Now that the model has converged we'll want to take a much larger sample from the MCMC and include the full vector of X's in the output
```{r}
jags.out   <- coda.samples (model = j.model,
                            variable.names = c("x","tau_add","tau_obs"),
                                n.iter = 10000)
```

Given the full joint posteror samples, we're next going to visualize the output by just looking at the 95% credible interval of the timeseries of X's and compare that to the observed Y's. To do so we'll convert the coda output into a matrix and then calculate the quantiles. Looking at colnames(out) will show you that the first two columns are `tau_add` and `tau_obs`, so we calculate the CI starting from the 3rd column. We also transform the samples back from the log domain to the linear domain.
```{r}
time.rng = c(1,length(time)) ## adjust to zoom in and out
ciEnvelope <- function(x,ylo,yhi,...){
  polygon(cbind(c(x, rev(x), x[1]), c(ylo, rev(yhi),
                                      ylo[1])), border = NA,...) 
}
out <- as.matrix(jags.out)
ci <- apply(exp(out[,3:ncol(out)]),2,quantile,c(0.025,0.5,0.975))

plot(time,ci[2,],type='n',ylim=range(y,na.rm=TRUE),ylab="Flu Index",log='y',xlim=time[time.rng])
## adjust x-axis label to be monthly if zoomed
if(diff(time.rng) < 100){ 
  axis.Date(1, at=seq(time[time.rng[1]],time[time.rng[2]],by='month'), format = "%Y-%m")
}
ciEnvelope(time,ci[1,],ci[3,],col="lightBlue")
points(time,y,pch="+",cex=0.5)
```

Next, lets look at the posterior distributions for `tau_add` and `tau_obs`, which we'll convert from precisions back into standard deviations. We'll also want to look at the joint distribution of the two parameters to check whether the two parameters strongly covary.
```{r}
layout(matrix(c(1,2,3,3),2,2,byrow=TRUE))
hist(1/sqrt(out[,1]),main=colnames(out)[1])
hist(1/sqrt(out[,2]),main=colnames(out)[2])
plot(out[,1],out[,2],pch=".",xlab=colnames(out)[1],ylab=colnames(out)[2])
cor(out[,1:2])
```

Assignment:
-----------

To look at how observation frequency affects data assimilation, convert 3 out of every 4 observations to NA (i.e. treat the data as approximately monthly) and refit the model. 

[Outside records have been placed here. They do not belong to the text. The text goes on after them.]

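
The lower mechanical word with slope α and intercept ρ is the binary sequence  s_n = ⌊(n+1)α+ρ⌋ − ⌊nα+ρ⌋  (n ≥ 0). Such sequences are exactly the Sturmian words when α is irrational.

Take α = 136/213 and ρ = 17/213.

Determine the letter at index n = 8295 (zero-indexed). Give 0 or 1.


(n+1)α + ρ = (8296·136 + 17) / 213 = 1128273/213
nα + ρ     = (8295·136 + 17) / 213 = 1128137/213
⌊1128273/213⌋ = 5297,  ⌊1128137/213⌋ = 5296
s_{8295} = 5297 − 5296 = 1

1


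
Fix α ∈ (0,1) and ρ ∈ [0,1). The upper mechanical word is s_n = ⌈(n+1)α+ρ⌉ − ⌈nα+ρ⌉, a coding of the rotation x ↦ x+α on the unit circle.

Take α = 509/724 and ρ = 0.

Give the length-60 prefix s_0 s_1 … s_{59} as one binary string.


111011011101101101110110110111011011101101101110110110111011

n=0: ⌈(1·509)/724⌉ − ⌈(0·509)/724⌉ = ⌈509/724⌉ − ⌈0/724⌉ = 1 − 0 = 1
n=1: ⌈(2·509)/724⌉ − ⌈(1·509)/724⌉ = ⌈1018/724⌉ − ⌈509/724⌉ = 2 − 1 = 1
n=2: ⌈(3·509)/724⌉ − ⌈(2·509)/724⌉ = ⌈1527/724⌉ − ⌈1018/724⌉ = 3 − 2 = 1
n=3: ⌈(4·509)/724⌉ − ⌈(3·509)/724⌉ = ⌈2036/724⌉ − ⌈1527/724⌉ = 3 − 3 = 0
n=4: ⌈(5·509)/724⌉ − ⌈(4·509)/724⌉ = ⌈2545/724⌉ − ⌈2036/724⌉ = 4 − 3 = 1
n=5: ⌈(6·509)/724⌉ − ⌈(5·509)/724⌉ = ⌈3054/724⌉ − ⌈2545/724⌉ = 5 − 4 = 1
n=6: ⌈(7·509)/724⌉ − ⌈(6·509)/724⌉ = ⌈3563/724⌉ − ⌈3054/724⌉ = 5 − 5 = 0
n=7: ⌈(8·509)/724⌉ − ⌈(7·509)/724⌉ = ⌈4072/724⌉ − ⌈3563/724⌉ = 6 − 5 = 1
n=8: ⌈(9·509)/724⌉ − ⌈(8·509)/724⌉ = ⌈4581/724⌉ − ⌈4072/724⌉ = 7 − 6 = 1
n=9: ⌈(10·509)/724⌉ − ⌈(9·509)/724⌉ = ⌈5090/724⌉ − ⌈4581/724⌉ = 8 − 7 = 1
n=10: ⌈(11·509)/724⌉ − ⌈(10·509)/724⌉ = ⌈5599/724⌉ − ⌈5090/724⌉ = 8 − 8 = 0
n=11: ⌈(12·509)/724⌉ − ⌈(11·509)/724⌉ = ⌈6108/724⌉ − ⌈5599/724⌉ = 9 − 8 = 1
n=12: ⌈(13·509)/724⌉ − ⌈(12·509)/724⌉ = ⌈6617/724⌉ − ⌈6108/724⌉ = 10 − 9 = 1
n=13: ⌈(14·509)/724⌉ − ⌈(13·509)/724⌉ = ⌈7126/724⌉ − ⌈6617/724⌉ = 10 − 10 = 0
n=14: ⌈(15·509)/724⌉ − ⌈(14·509)/724⌉ = ⌈7635/724⌉ − ⌈7126/724⌉ = 11 − 10 = 1
n=15: ⌈(16·509)/724⌉ − ⌈(15·509)/724⌉ = ⌈8144/724⌉ − ⌈7635/724⌉ = 12 − 11 = 1
n=16: ⌈(17·509)/724⌉ − ⌈(16·509)/724⌉ = ⌈8653/724⌉ − ⌈8144/724⌉ = 12 − 12 = 0
n=17: ⌈(18·509)/724⌉ − ⌈(17·509)/724⌉ = ⌈9162/724⌉ − ⌈8653/724⌉ = 13 − 12 = 1
n=18: ⌈(19·509)/724⌉ − ⌈(18·509)/724⌉ = ⌈9671/724⌉ − ⌈9162/724⌉ = 14 − 13 = 1
n=19: ⌈(20·509)/724⌉ − ⌈(19·509)/724⌉ = ⌈10180/724⌉ − ⌈9671/724⌉ = 15 − 14 = 1
n=20: ⌈(21·509)/724⌉ − ⌈(20·509)/724⌉ = ⌈10689/724⌉ − ⌈10180/724⌉ = 15 − 15 = 0
n=21: ⌈(22·509)/724⌉ − ⌈(21·509)/724⌉ = ⌈11198/724⌉ − ⌈10689/724⌉ = 16 − 15 = 1
n=22: ⌈(23·509)/724⌉ − ⌈(22·509)/724⌉ = ⌈11707/724⌉ − ⌈11198/724⌉ = 17 − 16 = 1
n=23: ⌈(24·509)/724⌉ − ⌈(23·509)/724⌉ = ⌈12216/724⌉ − ⌈11707/724⌉ = 17 − 17 = 0
n=24: ⌈(25·509)/724⌉ − ⌈(24·509)/724⌉ = ⌈12725/724⌉ − ⌈12216/724⌉ = 18 − 17 = 1
n=25: ⌈(26·509)/724⌉ − ⌈(25·509)/724⌉ = ⌈13234/724⌉ − ⌈12725/724⌉ = 19 − 18 = 1
n=26: ⌈(27·509)/724⌉ − ⌈(26·509)/724⌉ = ⌈13743/724⌉ − ⌈13234/724⌉ = 19 − 19 = 0
n=27: ⌈(28·509)/724⌉ − ⌈(27·509)/724⌉ = ⌈14252/724⌉ − ⌈13743/724⌉ = 20 − 19 = 1
n=28: ⌈(29·509)/724⌉ − ⌈(28·509)/724⌉ = ⌈14761/724⌉ − ⌈14252/724⌉ = 21 − 20 = 1
n=29: ⌈(30·509)/724⌉ − ⌈(29·509)/724⌉ = ⌈15270/724⌉ − ⌈14761/724⌉ = 22 − 21 = 1
n=30: ⌈(31·509)/724⌉ − ⌈(30·509)/724⌉ = ⌈15779/724⌉ − ⌈15270/724⌉ = 22 − 22 = 0
n=31: ⌈(32·509)/724⌉ − ⌈(31·509)/724⌉ = ⌈16288/724⌉ − ⌈15779/724⌉ = 23 − 22 = 1
n=32: ⌈(33·509)/724⌉ − ⌈(32·509)/724⌉ = ⌈16797/724⌉ − ⌈16288/724⌉ = 24 − 23 = 1
n=33: ⌈(34·509)/724⌉ − ⌈(33·509)/724⌉ = ⌈17306/724⌉ − ⌈16797/724⌉ = 24 − 24 = 0
n=34: ⌈(35·509)/724⌉ − ⌈(34·509)/724⌉ = ⌈17815/724⌉ − ⌈17306/724⌉ = 25 − 24 = 1
n=35: ⌈(36·509)/724⌉ − ⌈(35·509)/724⌉ = ⌈18324/724⌉ − ⌈17815/724⌉ = 26 − 25 = 1
n=36: ⌈(37·509)/724⌉ − ⌈(36·509)/724⌉ = ⌈18833/724⌉ − ⌈18324/724⌉ = 27 − 26 = 1
n=37: ⌈(38·509)/724⌉ − ⌈(37·509)/724⌉ = ⌈19342/724⌉ − ⌈18833/724⌉ = 27 − 27 = 0
n=38: ⌈(39·509)/724⌉ − ⌈(38·509)/724⌉ = ⌈19851/724⌉ − ⌈19342/724⌉ = 28 − 27 = 1
n=39: ⌈(40·509)/724⌉ − ⌈(39·509)/724⌉ = ⌈20360/724⌉ − ⌈19851/724⌉ = 29 − 28 = 1
n=40: ⌈(41·509)/724⌉ − ⌈(40·509)/724⌉ = ⌈20869/724⌉ − ⌈20360/724⌉ = 29 − 29 = 0
n=41: ⌈(42·509)/724⌉ − ⌈(41·509)/724⌉ = ⌈21378/724⌉ − ⌈20869/724⌉ = 30 − 29 = 1
n=42: ⌈(43·509)/724⌉ − ⌈(42·509)/724⌉ = ⌈21887/724⌉ − ⌈21378/724⌉ = 31 − 30 = 1
n=43: ⌈(44·509)/724⌉ − ⌈(43·509)/724⌉ = ⌈22396/724⌉ − ⌈21887/724⌉ = 31 − 31 = 0
n=44: ⌈(45·509)/724⌉ − ⌈(44·509)/724⌉ = ⌈22905/724⌉ − ⌈22396/724⌉ = 32 − 31 = 1
n=45: ⌈(46·509)/724⌉ − ⌈(45·509)/724⌉ = ⌈23414/724⌉ − ⌈22905/724⌉ = 33 − 32 = 1
n=46: ⌈(47·509)/724⌉ − ⌈(46·509)/724⌉ = ⌈23923/724⌉ − ⌈23414/724⌉ = 34 − 33 = 1
n=47: ⌈(48·509)/724⌉ − ⌈(47·509)/724⌉ = ⌈24432/724⌉ − ⌈23923/724⌉ = 34 − 34 = 0
n=48: ⌈(49·509)/724⌉ − ⌈(48·509)/724⌉ = ⌈24941/724⌉ − ⌈24432/724⌉ = 35 − 34 = 1
n=49: ⌈(50·509)/724⌉ − ⌈(49·509)/724⌉ = ⌈25450/724⌉ − ⌈24941/724⌉ = 36 − 35 = 1
n=50: ⌈(51·509)/724⌉ − ⌈(50·509)/724⌉ = ⌈25959/724⌉ − ⌈25450/724⌉ = 36 − 36 = 0
n=51: ⌈(52·509)/724⌉ − ⌈(51·509)/724⌉ = ⌈26468/724⌉ − ⌈25959/724⌉ = 37 − 36 = 1
n=52: ⌈(53·509)/724⌉ − ⌈(52·509)/724⌉ = ⌈26977/724⌉ − ⌈26468/724⌉ = 38 − 37 = 1
n=53: ⌈(54·509)/724⌉ − ⌈(53·509)/724⌉ = ⌈27486/724⌉ − ⌈26977/724⌉ = 38 − 38 = 0
n=54: ⌈(55·509)/724⌉ − ⌈(54·509)/724⌉ = ⌈27995/724⌉ − ⌈27486/724⌉ = 39 − 38 = 1
n=55: ⌈(56·509)/724⌉ − ⌈(55·509)/724⌉ = ⌈28504/724⌉ − ⌈27995/724⌉ = 40 − 39 = 1
n=56: ⌈(57·509)/724⌉ − ⌈(56·509)/724⌉ = ⌈29013/724⌉ − ⌈28504/724⌉ = 41 − 40 = 1
n=57: ⌈(58·509)/724⌉ − ⌈(57·509)/724⌉ = ⌈29522/724⌉ − ⌈29013/724⌉ = 41 − 41 = 0
n=58: ⌈(59·509)/724⌉ − ⌈(58·509)/724⌉ = ⌈30031/724⌉ − ⌈29522/724⌉ = 42 − 41 = 1
n=59: ⌈(60·509)/724⌉ − ⌈(59·509)/724⌉ = ⌈30540/724⌉ − ⌈30031/724⌉ = 43 − 42 = 1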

* Generate a time-series plot for the CI of x that includes the observations (as above). Use a different color and symbol to differentiate observations that were included in the model versus those that were converted to NA's.
* Compare the CI between the two runs.
* Generate a predicted (median) vs observed plot for the data points that were removed
* Comment on the accuracy and precision of the estimates.

Extra Credit:
-------------

Return to the original data and instead of removing 3/4 of the data remove the last 40 observations (convert to NA) and refit the model to make a forecast for this period

* Generate a time-series plot for the CI of x that includes the observations (as above but zoom the plot on the last ~80 observations). Use a different color and symbol to differentiate observations that were included in the model versus those that were converted to NA's.
* Comment on how well the random walk model performed (both accuracy and precision) and how it might be modified to improve both these criteria.